Lillian Singleton Dove (c. 1895 – June 17, 1975) was an American physician. Dove was an early African American woman physician and surgeon who first set up her own practice in Chicago in 1921. In addition to medical work, Dove was also involved in her community. She later moved to Glencoe, Illinois.

== Biography ==
Dove graduated from Meharry Medical College in 1917 and was one of the earliest African American women surgeons. Shortly after graduating, she worked for the Home Infirmary in Clarksville, Tennessee. Dove opened her own practice in Chicago in 1921 and was one of the first African American women physicians in the city. She was a chair on the Scientific Staff for the 1928 Woman's World's Fair, held in Chicago.

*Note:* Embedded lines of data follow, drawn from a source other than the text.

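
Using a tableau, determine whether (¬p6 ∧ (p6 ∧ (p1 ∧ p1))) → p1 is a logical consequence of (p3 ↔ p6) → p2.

Initial set: {T ((p3 ↔ p6) → p2); F ((¬p6 ∧ (p6 ∧ (p1 ∧ p1))) → p1)}.
F ((¬p6 ∧ (p6 ∧ (p1 ∧ p1))) → p1): α-rule — add T (¬p6 ∧ (p6 ∧ (p1 ∧ p1))), F p1.
T (¬p6 ∧ (p6 ∧ (p1 ∧ p1))): α-rule — add T ¬p6, T (p6 ∧ (p1 ∧ p1)).
T (p6 ∧ (p1 ∧ p1)): α-rule — add T p6, T (p1 ∧ p1).
× closes — contains both p6 and ¬p6.
All 1 branch closes.
Every branch closed, so the premises entail the conclusion.

Yes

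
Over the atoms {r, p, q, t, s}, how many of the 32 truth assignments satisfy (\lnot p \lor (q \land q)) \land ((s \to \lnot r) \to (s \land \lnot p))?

Initial set: {((\lnot p \lor (q \land q)) \land ((s \to \lnot r) \to (s \land \lnot p)))}.
((\lnot p \lor (q \land q)) \land ((s \to \lnot r) \to (s \land \lnot p))): α-rule — add (\lnot p \lor (q \land q)), ((s \to \lnot r) \to (s \land \lnot p)).
(\lnot p \lor (q \land q)): β-rule — branch into \lnot p  //  (q \land q).
  branch 1 (add \lnot p):
    ((s \to \lnot r) \to (s \land \lnot p)): β-rule — branch into \lnot (s \to \lnot r)  //  (s \land \lnot p).
      branch 1.1 (add \lnot (s \to \lnot r)):
        \lnot (s \to \lnot r): α-rule — add s, \lnot \lnot r.
        ○ open, literals {p=F, r=T, s=T}.
      branch 1.2 (add (s \land \lnot p)):
        (s \land \lnot p): α-rule — add s, \lnot p.
        ○ open, literals {p=F, s=T}.
  branch 2 (add (q \land q)):
    (q \land q): α-rule — add q, q.
    ((s \to \lnot r) \to (s \land \lnot p)): β-rule — branch into \lnot (s \to \lnot r)  //  (s \land \lnot p).
      branch 2.1 (add \lnot (s \to \lnot r)):
        \lnot (s \to \lnot r): α-rule — add s, \lnot \lnot r.
        ○ open, literals {q=T, r=T, s=T}.
      branch 2.2 (add (s \land \lnot p)):
        (s \land \lnot p): α-rule — add s, \lnot p.
        ○ open, literals {p=F, q=T, s=T}.
0 branches closed, 4 open.
Each open branch fixes some atoms; the unmentioned ones are free. Counting distinct full assignments: branch {p=F, r=T, s=T} (q, t) contributes 4 new; branch {p=F, s=T} (r, q, t) contributes 4 new; branch {q=T, r=T, s=T} (p, t) contributes 2 new; branch {p=F, q=T, s=T} (r, t) contributes 0 new. Total: 10.

10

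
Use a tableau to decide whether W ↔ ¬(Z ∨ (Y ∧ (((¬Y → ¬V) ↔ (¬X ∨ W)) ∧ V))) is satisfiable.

Initial set: {(W ↔ ¬(Z ∨ (Y ∧ (((¬Y → ¬V) ↔ (¬X ∨ W)) ∧ V))))}.
(W ↔ ¬(Z ∨ (Y ∧ (((¬Y → ¬V) ↔ (¬X ∨ W)) ∧ V)))): β-rule — branch into W, ¬(Z ∨ (Y ∧ (((¬Y → ¬V) ↔ (¬X ∨ W)) ∧ V)))  //  ¬W, ¬¬(Z ∨ (Y ∧ (((¬Y → ¬V) ↔ (¬X ∨ W)) ∧ V))).
  branch 1 (add W, ¬(Z ∨ (Y ∧ (((¬Y → ¬V) ↔ (¬X ∨ W)) ∧ V)))):
    ¬(Z ∨ (Y ∧ (((¬Y → ¬V) ↔ (¬X ∨ W)) ∧ V))): α-rule — add ¬Z, ¬(Y ∧ (((¬Y → ¬V) ↔ (¬X ∨ W)) ∧ V)).
    ¬(Y ∧ (((¬Y → ¬V) ↔ (¬X ∨ W)) ∧ V)): β-rule — branch into ¬Y  //  ¬(((¬Y → ¬V) ↔ (¬X ∨ W)) ∧ V).
      branch 1.1 (add ¬Y):
        ○ open, literals {W=T, Y=F, Z=F}.
      branch 1.2 (add ¬(((¬Y → ¬V) ↔ (¬X ∨ W)) ∧ V)):
        ¬(((¬Y → ¬V) ↔ (¬X ∨ W)) ∧ V): β-rule — branch into ¬((¬Y → ¬V) ↔ (¬X ∨ W))  //  ¬V.
          branch 1.2.1 (add ¬((¬Y → ¬V) ↔ (¬X ∨ W))):
            ¬((¬Y → ¬V) ↔ (¬X ∨ W)): β-rule — branch into (¬Y → ¬V), ¬(¬X ∨ W)  //  ¬(¬Y → ¬V), (¬X ∨ W).
              branch 1.2.1.1 (add (¬Y → ¬V), ¬(¬X ∨ W)):
                ¬(¬X ∨ W): α-rule — add ¬¬X, ¬W.
                × closes — contains both W and ¬W.
              branch 1.2.1.2 (add ¬(¬Y → ¬V), (¬X ∨ W)):
                ¬(¬Y → ¬V): α-rule — add ¬Y, ¬¬V.
                (¬X ∨ W): β-rule — branch into ¬X  //  W.
                  branch 1.2.1.2.1 (add ¬X):
                    ○ open, literals {V=T, W=T, X=F, Y=F, Z=F}.
                  branch 1.2.1.2.2 (add W):
                    ○ open, literals {V=T, W=T, Y=F, Z=F}.
          branch 1.2.2 (add ¬V):
            ○ open, literals {V=F, W=T, Z=F}.
  branch 2 (add ¬W, ¬¬(Z ∨ (Y ∧ (((¬Y → ¬V) ↔ (¬X ∨ W)) ∧ V)))):
    ¬¬(Z ∨ (Y ∧ (((¬Y → ¬V) ↔ (¬X ∨ W)) ∧ V))): β-rule — branch into Z  //  (Y ∧ (((¬Y → ¬V) ↔ (¬X ∨ W)) ∧ V)).
      branch 2.1 (add Z):
        ○ open, literals {W=F, Z=T}.
      branch 2.2 (add (Y ∧ (((¬Y → ¬V) ↔ (¬X ∨ W)) ∧ V))):
        (Y ∧ (((¬Y → ¬V) ↔ (¬X ∨ W)) ∧ V)): α-rule — add Y, (((¬Y → ¬V) ↔ (¬X ∨ W)) ∧ V).
        (((¬Y → ¬V) ↔ (¬X ∨ W)) ∧ V): α-rule — add ((¬Y → ¬V) ↔ (¬X ∨ W)), V.
        ((¬Y → ¬V) ↔ (¬X ∨ W)): β-rule — branch into (¬Y → ¬V), (¬X ∨ W)  //  ¬(¬Y → ¬V), ¬(¬X ∨ W).
          branch 2.2.1 (add (¬Y → ¬V), (¬X ∨ W)):
            (¬Y → ¬V): β-rule — branch into ¬¬Y  //  ¬V.
              branch 2.2.1.1 (add ¬¬Y):
                (¬X ∨ W): β-rule — branch into ¬X  //  W.
                  branch 2.2.1.1.1 (add ¬X):
                    ○ open, literals {V=T, W=F, X=F, Y=T}.
                  branch 2.2.1.1.2 (add W):
                    × closes — contains both W and ¬W.
              branch 2.2.1.2 (add ¬V):
                × closes — contains both V and ¬V.
          branch 2.2.2 (add ¬(¬Y → ¬V), ¬(¬X ∨ W)):
            ¬(¬Y → ¬V): α-rule — add ¬Y, ¬¬V.
            × closes — contains both Y and ¬Y.
4 branches closed, 6 open.
An open branch gives a satisfying assignment: W=T, Y=F, Z=F.

Satisfiable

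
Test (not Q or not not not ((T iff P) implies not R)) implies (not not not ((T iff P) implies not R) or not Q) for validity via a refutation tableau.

Assume the negation and expand:
Initial set: {not ((not Q or not not not ((T iff P) implies not R)) implies (not not not ((T iff P) implies not R) or not Q))}.
not ((not Q or not not not ((T iff P) implies not R)) implies (not not not ((T iff P) implies not R) or not Q)): α-rule — add (not Q or not not not ((T iff P) implies not R)), not (not not not ((T iff P) implies not R) or not Q).
not (not not not ((T iff P) implies not R) or not Q): α-rule — add not not not not ((T iff P) implies not R), not not Q.
not not not not ((T iff P) implies not R): drop double negation, giving not not ((T iff P) implies not R).
(not Q or not not not ((T iff P) implies not R)): β-rule — branch into not Q  //  not not not ((T iff P) implies not R).
  branch 1 (add not Q):
    × closes — contains both Q and not Q.
  branch 2 (add not not not ((T iff P) implies not R)):
    not not not ((T iff P) implies not R): drop double negation, giving not ((T iff P) implies not R).
    not ((T iff P) implies not R): α-rule — add (T iff P), not not R.
    not not ((T iff P) implies not R): β-rule — branch into not (T iff P)  //  not R.
      branch 2.1 (add not (T iff P)):
        (T iff P): β-rule — branch into T, P  //  not T, not P.
          branch 2.1.1 (add T, P):
            not (T iff P): β-rule — branch into T, not P  //  not T, P.
              branch 2.1.1.1 (add T, not P):
                × closes — contains both P and not P.
              branch 2.1.1.2 (add not T, P):
                × closes — contains both T and not T.
          branch 2.1.2 (add not T, not P):
            not (T iff P): β-rule — branch into T, not P  //  not T, P.
              branch 2.1.2.1 (add T, not P):
                × closes — contains both T and not T.
              branch 2.1.2.2 (add not T, P):
                × closes — contains both P and not P.
      branch 2.2 (add not R):
        × closes — contains both R and not R.
All 6 branches close.
Every branch closed, so the negation is unsatisfiable and the formula is valid.

Valid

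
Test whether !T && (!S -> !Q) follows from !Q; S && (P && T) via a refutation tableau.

Initial set: {T !Q; T (S && (P && T)); F (!T && (!S -> !Q))}.
T (S && (P && T)): α-rule — add T S, T (P && T).
T (P && T): α-rule — add T P, T T.
F (!T && (!S -> !Q)): β-rule — branch into F !T  //  F (!S -> !Q).
  branch 1 (add F !T):
    ○ open, literals {P=true, Q=false, S=true, T=true}.
  branch 2 (add F (!S -> !Q)):
    F (!S -> !Q): α-rule — add T !S, F !Q.
    × closes — contains both S and !S.
1 branch closed, 1 open.
An open branch gives a countermodel: P=true, Q=false, S=true, T=true (unmentioned atoms arbitrary); the premises hold there but the conclusion fails.

No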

Dove served on the Chicago mayor, Edward Joseph Kelly's, "Committee on venereal control" and served as the medical director of the South Parkway YWCA. She wrote health-related columns for the Chicago Defender. In 1933, Dove filed a patent for medicine that was meant "for the treatment and relief of common female ailments."

Dove became involved in the community of Chicago and headed a professional women's society which networked with local business owners. Dove was also a speaker on various topics in venues such as church gatherings and club meetings. She was also a member of the Douglass League of Women Voters and Alpha Kappa Alpha.

In 1946, Dove moved to Glencoe, Illinois where she became the first adult person of the Baha'i faith to live in the city. In 1954, Jet noted that Dove had obtained a "specially built station wagon" to use in case of an atomic bomb attack. Her plan was to flee West with her family.

Dove died at age 80 in Highland Park Hospital on June 17, 1975.